Responds to Google Cloud Storage(GCS) file upload and runs a Data Loss Prevention(DLP) job on the uploaded file. Reports to Pub/Sub if DLP was found. See detailed flow here.
- The workflow is triggered once a new object is uploaded to a GCS bucket.
- The workflow creates and runs a DLP job to inspect the uploaded object.
- The workflow periodically checks the status of the DLP job until the job is complete.
- Once the DLP job completes, The workflow inspects the job results.
- If the DLP job found any DLP issues, the workflow will post a message to Pub/Sub with the Job ID.
- GCP project.
- Service account with Cloud Functions Invoker, Pub/Sub Admin, and Workflows Admin permissions.
- Pub/Sub topic (workflows-demo) and subscription.
- Deploy all functions in the 'functions' folder.
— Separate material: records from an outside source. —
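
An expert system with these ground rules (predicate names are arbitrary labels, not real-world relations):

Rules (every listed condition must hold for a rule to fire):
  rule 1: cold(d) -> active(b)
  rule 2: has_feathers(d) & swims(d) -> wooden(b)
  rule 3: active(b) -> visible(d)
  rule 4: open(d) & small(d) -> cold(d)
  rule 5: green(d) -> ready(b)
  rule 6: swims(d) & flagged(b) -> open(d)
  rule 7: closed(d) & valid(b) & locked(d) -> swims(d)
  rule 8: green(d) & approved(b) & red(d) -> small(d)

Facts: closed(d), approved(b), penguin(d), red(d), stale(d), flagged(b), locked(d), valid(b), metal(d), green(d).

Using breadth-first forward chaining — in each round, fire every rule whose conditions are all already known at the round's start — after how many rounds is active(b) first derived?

[1] rule 5 [green(d) -> ready(b)]; rule 7 [closed(d) & valid(b) & locked(d) -> swims(d)]; rule 8 [green(d) & approved(b) & red(d) -> small(d)]. ⇒ new: ready(b), swims(d), small(d).
[2] rule 6 [swims(d) & flagged(b) -> open(d)]. ⇒ new: open(d).
[3] rule 4 [open(d) & small(d) -> cold(d)]. ⇒ new: cold(d).
[4] rule 1 [cold(d) -> active(b)]. ⇒ new: active(b).
active(b) first appears in round 4.

4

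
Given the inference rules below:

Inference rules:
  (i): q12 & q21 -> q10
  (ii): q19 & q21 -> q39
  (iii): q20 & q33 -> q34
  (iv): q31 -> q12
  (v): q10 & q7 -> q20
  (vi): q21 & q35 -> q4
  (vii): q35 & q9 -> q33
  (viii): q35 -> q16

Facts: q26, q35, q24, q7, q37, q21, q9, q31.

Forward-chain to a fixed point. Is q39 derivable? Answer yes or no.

Round 1 — (iv), (vi), (vii), (viii), derive q12, q4, q33, q16.
Round 2 — (i), derive q10.
Round 3 — (v), derive q20.
Round 4 — (iii), derive q34.
Fixed point reached. q39 is concluded only by (ii); (ii) needs q19 (never derived).

no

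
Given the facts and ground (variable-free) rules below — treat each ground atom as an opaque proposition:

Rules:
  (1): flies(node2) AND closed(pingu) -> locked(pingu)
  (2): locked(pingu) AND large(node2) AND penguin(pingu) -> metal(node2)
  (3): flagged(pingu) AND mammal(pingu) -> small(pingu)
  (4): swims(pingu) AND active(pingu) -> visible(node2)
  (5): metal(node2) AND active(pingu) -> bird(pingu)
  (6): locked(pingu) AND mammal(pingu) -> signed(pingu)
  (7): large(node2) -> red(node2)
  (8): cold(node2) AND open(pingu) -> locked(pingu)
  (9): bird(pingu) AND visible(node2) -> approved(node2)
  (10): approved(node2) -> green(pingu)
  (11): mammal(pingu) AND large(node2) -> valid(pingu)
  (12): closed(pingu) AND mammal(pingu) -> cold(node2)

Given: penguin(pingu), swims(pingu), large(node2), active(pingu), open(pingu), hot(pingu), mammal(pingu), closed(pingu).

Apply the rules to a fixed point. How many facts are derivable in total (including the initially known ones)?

18

[1] (4) [swims(pingu) AND active(pingu) -> visible(node2)]; (7) [large(node2) -> red(node2)]; (11) [mammal(pingu) AND large(node2) -> valid(pingu)]; (12) [closed(pingu) AND mammal(pingu) -> cold(node2)]. ⇒ new: visible(node2), red(node2), valid(pingu), cold(node2).
[2] (8) [cold(node2) AND open(pingu) -> locked(pingu)]. ⇒ new: locked(pingu).
[3] (2) [locked(pingu) AND large(node2) AND penguin(pingu) -> metal(node2)]; (6) [locked(pingu) AND mammal(pingu) -> signed(pingu)]. ⇒ new: metal(node2), signed(pingu).
[4] (5) [metal(node2) AND active(pingu) -> bird(pingu)]. ⇒ new: bird(pingu).
[5] (9) [bird(pingu) AND visible(node2) -> approved(node2)]. ⇒ new: approved(node2).
[6] (10) [approved(node2) -> green(pingu)]. ⇒ new: green(pingu).
Closure: {active(pingu), approved(node2), bird(pingu), closed(pingu), cold(node2), green(pingu), hot(pingu), large(node2), locked(pingu), mammal(pingu), metal(node2), open(pingu), penguin(pingu), red(node2), signed(pingu), swims(pingu), valid(pingu), visible(node2)} — 18 facts.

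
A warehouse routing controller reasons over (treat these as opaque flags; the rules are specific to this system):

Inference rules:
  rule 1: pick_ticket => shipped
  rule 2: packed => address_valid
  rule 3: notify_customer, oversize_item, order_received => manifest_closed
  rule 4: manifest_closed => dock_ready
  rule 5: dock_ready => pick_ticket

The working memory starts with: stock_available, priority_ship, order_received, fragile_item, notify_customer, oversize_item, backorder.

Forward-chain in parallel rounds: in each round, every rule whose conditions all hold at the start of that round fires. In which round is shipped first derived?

4

[1] rule 3 [notify_customer, oversize_item, order_received => manifest_closed]. ⇒ new: manifest_closed.
[2] rule 4 [manifest_closed => dock_ready]. ⇒ new: dock_ready.
[3] rule 5 [dock_ready => pick_ticket]. ⇒ new: pick_ticket.
[4] rule 1 [pick_ticket => shipped]. ⇒ new: shipped.
shipped first appears in round 4.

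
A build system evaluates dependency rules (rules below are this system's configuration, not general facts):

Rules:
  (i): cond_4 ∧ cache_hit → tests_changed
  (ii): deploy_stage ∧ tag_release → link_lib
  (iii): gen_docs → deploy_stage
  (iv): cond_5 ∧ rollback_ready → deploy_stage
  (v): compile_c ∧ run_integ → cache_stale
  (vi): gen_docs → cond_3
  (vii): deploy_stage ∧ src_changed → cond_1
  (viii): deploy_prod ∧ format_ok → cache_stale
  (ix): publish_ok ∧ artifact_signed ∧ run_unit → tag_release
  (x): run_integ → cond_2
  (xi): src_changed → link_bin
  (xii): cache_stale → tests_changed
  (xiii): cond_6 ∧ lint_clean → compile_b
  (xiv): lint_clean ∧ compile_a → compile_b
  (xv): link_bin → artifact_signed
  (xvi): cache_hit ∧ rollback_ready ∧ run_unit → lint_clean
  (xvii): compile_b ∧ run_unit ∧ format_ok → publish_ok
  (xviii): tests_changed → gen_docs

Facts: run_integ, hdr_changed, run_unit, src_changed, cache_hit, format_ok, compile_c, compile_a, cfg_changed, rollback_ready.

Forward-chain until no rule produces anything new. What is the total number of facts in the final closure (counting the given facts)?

Round 1: (v) [compile_c ∧ run_integ → cache_stale]; (x) [run_integ → cond_2]; (xi) [src_changed → link_bin]; (xvi) [cache_hit ∧ rollback_ready ∧ run_unit → lint_clean]. New: cache_stale, cond_2, link_bin, lint_clean.
Round 2: (xii) [cache_stale → tests_changed]; (xiv) [lint_clean ∧ compile_a → compile_b]; (xv) [link_bin → artifact_signed]. New: tests_changed, compile_b, artifact_signed.
Round 3: (xvii) [compile_b ∧ run_unit ∧ format_ok → publish_ok]; (xviii) [tests_changed → gen_docs]. New: publish_ok, gen_docs.
Round 4: (iii) [gen_docs → deploy_stage]; (vi) [gen_docs → cond_3]; (ix) [publish_ok ∧ artifact_signed ∧ run_unit → tag_release]. New: deploy_stage, cond_3, tag_release.
Round 5: (ii) [deploy_stage ∧ tag_release → link_lib]; (vii) [deploy_stage ∧ src_changed → cond_1]. New: link_lib, cond_1.
Closure: {artifact_signed, cache_hit, cache_stale, cfg_changed, compile_a, compile_b, compile_c, cond_1, cond_2, cond_3, deploy_stage, format_ok, gen_docs, hdr_changed, link_bin, link_lib, lint_clean, publish_ok, rollback_ready, run_integ, run_unit, src_changed, tag_release, tests_changed} — 24 facts.

24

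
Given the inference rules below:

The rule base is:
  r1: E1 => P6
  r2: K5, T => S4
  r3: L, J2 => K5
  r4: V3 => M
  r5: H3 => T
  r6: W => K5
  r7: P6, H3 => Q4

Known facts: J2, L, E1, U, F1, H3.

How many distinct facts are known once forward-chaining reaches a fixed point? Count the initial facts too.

Round 1 fires r1, r3, r5, giving P6, K5, T.
Round 2 fires r2, r7, giving S4, Q4.
Closure: {E1, F1, H3, J2, K5, L, P6, Q4, S4, T, U} — 11 facts.

11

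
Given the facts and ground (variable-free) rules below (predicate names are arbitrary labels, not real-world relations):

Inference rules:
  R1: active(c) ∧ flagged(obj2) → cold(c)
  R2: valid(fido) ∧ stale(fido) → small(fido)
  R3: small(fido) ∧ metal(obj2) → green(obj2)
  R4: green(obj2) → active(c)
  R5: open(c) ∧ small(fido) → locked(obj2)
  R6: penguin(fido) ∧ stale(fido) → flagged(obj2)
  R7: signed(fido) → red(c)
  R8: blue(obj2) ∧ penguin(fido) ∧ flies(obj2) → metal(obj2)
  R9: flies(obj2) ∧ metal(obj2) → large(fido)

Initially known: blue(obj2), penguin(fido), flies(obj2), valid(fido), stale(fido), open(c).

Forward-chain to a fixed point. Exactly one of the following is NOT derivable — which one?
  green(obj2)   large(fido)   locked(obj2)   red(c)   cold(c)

red(c)

[1] R2 [valid(fido) ∧ stale(fido) → small(fido)]; R6 [penguin(fido) ∧ stale(fido) → flagged(obj2)]; R8 [blue(obj2) ∧ penguin(fido) ∧ flies(obj2) → metal(obj2)]. ⇒ new: small(fido), flagged(obj2), metal(obj2).
[2] R3 [small(fido) ∧ metal(obj2) → green(obj2)]; R5 [open(c) ∧ small(fido) → locked(obj2)]; R9 [flies(obj2) ∧ metal(obj2) → large(fido)]. ⇒ new: green(obj2), locked(obj2), large(fido).
[3] R4 [green(obj2) → active(c)]. ⇒ new: active(c).
[4] R1 [active(c) ∧ flagged(obj2) → cold(c)]. ⇒ new: cold(c).
Derived: locked(obj2) (round 2), green(obj2) (round 2), cold(c) (round 4), large(fido) (round 2). red(c) never appears in any round.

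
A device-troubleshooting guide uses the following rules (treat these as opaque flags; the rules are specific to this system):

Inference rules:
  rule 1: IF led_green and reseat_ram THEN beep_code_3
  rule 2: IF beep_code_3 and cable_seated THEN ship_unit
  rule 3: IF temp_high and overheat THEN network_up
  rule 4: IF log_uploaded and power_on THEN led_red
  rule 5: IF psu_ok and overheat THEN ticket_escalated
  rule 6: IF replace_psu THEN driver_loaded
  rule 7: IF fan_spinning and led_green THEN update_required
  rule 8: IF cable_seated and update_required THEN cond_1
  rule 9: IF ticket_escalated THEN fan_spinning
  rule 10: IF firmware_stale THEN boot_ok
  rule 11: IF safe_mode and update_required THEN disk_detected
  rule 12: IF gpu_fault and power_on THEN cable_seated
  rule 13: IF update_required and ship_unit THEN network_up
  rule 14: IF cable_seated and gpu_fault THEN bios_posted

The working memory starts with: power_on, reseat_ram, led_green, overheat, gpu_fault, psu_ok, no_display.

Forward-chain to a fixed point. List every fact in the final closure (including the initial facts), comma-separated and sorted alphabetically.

beep_code_3, bios_posted, cable_seated, cond_1, fan_spinning, gpu_fault, led_green, network_up, no_display, overheat, power_on, psu_ok, reseat_ram, ship_unit, ticket_escalated, update_required

Round 1 fires rule 1, rule 5, rule 12, giving beep_code_3, ticket_escalated, cable_seated.
Round 2 fires rule 2, rule 9, rule 14, giving ship_unit, fan_spinning, bios_posted.
Round 3 fires rule 7, giving update_required.
Round 4 fires rule 8, rule 13, giving cond_1, network_up.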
Use the service account created in the Prerequisites section.
- Configure 'trigger-dlp-workflow' function to be triggered by a file upload to GCS.
- Modify 'trigger-dlp-workflow.py' function by adjusting the 'parent' value to point to the workflow deployed in step #1 above.
- Modify 'dlp-gcs-file.yaml' by replacing the values in the 'initVariables' step to match your environment and by replacing the URLs to the functions.
- Deploy dlp-gcs-workflow workflow using the dlp-gcs-workflow.yaml file. Use the service account created in the Prerequisites section.